Last modified 10 years ago Last modified on 03/08/06 19:56:44

How does Rappture1.x really work?

This is how it works, from start to finish:

First, the user launches an application, the gui searches for and visualizes the tool.xml file. Next, the user fills in the values in gui and clicks simulate.

Behind the scenes, the gui takes all of the values that the user chose and places them into a file called driverNNNN.xml, where NNNN is a number generated by the rappture gui. After generating the driver file, the gui queries the tool.xml file for the data at the path "tool.command" to determine the program to run. For more information on reading xml paths, visit [wiki:FAQ_XmlPathNames ].

"tool.command" is usually located in the first part of the driver file and tends to looks like this:

<?xml version="1.0"?>
        <about>Press Simulate to view results.</about>
        <command>tclsh @tool/fermi.tcl @driver</command>

In the above example, the gui would be looking for a file called 'fermi.tcl' and try to execute it with driver file as its first argument. For more information on what @tool and @driver mean, check out this page describing rappture xml elements

Next, the gui executes the program specified in "tool.command" The program that is executed is generally the science application or a wrapper script.

Generally people embed Rappture library calls into their code as the standard mechanism for i/o for their code. This requires the use of the Rappture API's. For compiled codes, this also means the developer will need to be sure to compile against the Rappture library?.

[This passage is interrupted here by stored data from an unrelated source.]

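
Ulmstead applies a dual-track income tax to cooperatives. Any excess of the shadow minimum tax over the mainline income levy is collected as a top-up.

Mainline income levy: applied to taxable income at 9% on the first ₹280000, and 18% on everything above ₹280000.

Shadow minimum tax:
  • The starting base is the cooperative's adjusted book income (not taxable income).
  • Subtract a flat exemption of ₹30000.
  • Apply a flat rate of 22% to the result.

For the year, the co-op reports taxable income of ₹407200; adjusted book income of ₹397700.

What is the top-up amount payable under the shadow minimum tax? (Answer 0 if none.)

Shadow minimum tax:
  Base (adjusted book income): ₹397700
  Less exemption ₹30000 → base ₹367700
  ₹367700 × 22% = ₹80894

Mainline income levy:
  ₹280000 × 9% = ₹25200
  ₹127200 × 18% = ₹22896
  → ₹48096

Excess of shadow minimum tax over mainline income levy: ₹80894 − ₹48096 = ₹32798.

₹32798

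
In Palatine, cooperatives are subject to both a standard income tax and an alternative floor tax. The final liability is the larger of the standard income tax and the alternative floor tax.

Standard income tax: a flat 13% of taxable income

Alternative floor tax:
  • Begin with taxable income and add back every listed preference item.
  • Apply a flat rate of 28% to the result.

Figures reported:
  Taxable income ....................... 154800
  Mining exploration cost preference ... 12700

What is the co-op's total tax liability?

46900

Standard income tax:
  154800 × 13% = 20124

Alternative floor tax:
  Adjusted income: 154800 + 12700 = 167500
  167500 × 28% = 46900

46900 > 20124, so the alternative floor tax is the binding amount.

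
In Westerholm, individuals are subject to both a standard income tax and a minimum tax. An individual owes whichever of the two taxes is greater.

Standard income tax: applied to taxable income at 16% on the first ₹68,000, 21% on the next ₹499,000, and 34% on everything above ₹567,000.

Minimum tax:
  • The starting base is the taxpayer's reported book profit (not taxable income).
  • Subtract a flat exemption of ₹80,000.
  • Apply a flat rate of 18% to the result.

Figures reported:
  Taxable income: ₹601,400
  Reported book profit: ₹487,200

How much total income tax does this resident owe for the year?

₹127,366

Minimum tax:
  Base (reported book profit): ₹487,200
  Less exemption ₹80,000 → base ₹407,200
  ₹407,200 × 18% = ₹73,296

Standard income tax:
  ₹68,000 × 16% = ₹10,880
  ₹499,000 × 21% = ₹104,790
  ₹34,400 × 34% = ₹11,696
  → ₹127,366

₹127,366 > ₹73,296, so the standard income tax governs.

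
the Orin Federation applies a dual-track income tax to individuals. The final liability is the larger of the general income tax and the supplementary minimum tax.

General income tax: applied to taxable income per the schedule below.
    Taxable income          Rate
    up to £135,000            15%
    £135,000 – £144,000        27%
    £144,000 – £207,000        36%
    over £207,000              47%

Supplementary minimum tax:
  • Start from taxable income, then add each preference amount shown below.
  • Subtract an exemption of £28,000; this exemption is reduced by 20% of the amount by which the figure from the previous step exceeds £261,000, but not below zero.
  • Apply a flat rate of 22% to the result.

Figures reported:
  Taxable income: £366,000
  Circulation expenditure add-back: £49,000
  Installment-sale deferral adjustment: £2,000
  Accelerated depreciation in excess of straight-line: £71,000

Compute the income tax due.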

For legacy codes that have already been well developed and standardized, there is the option to use a wrapper script around the science code. The purpose of the wrapper script is to retrieve the user's inputs from the xml file and produce an equivalent input deck for the science code. The wrapper script is also responsible for executing the science code, parsing the science code's output, and placing this output back into the gui. More information on the basic flow of science codes and wrapper scripts, check out Wrapper Script Basics

After the science code or wrapper script has completed, it sends a signal to the gui by calling the result() function. The gui receives the signal that the application has completed, looks for the runNNNN.xml file that was automatically generated by the result() function and visualizes the output.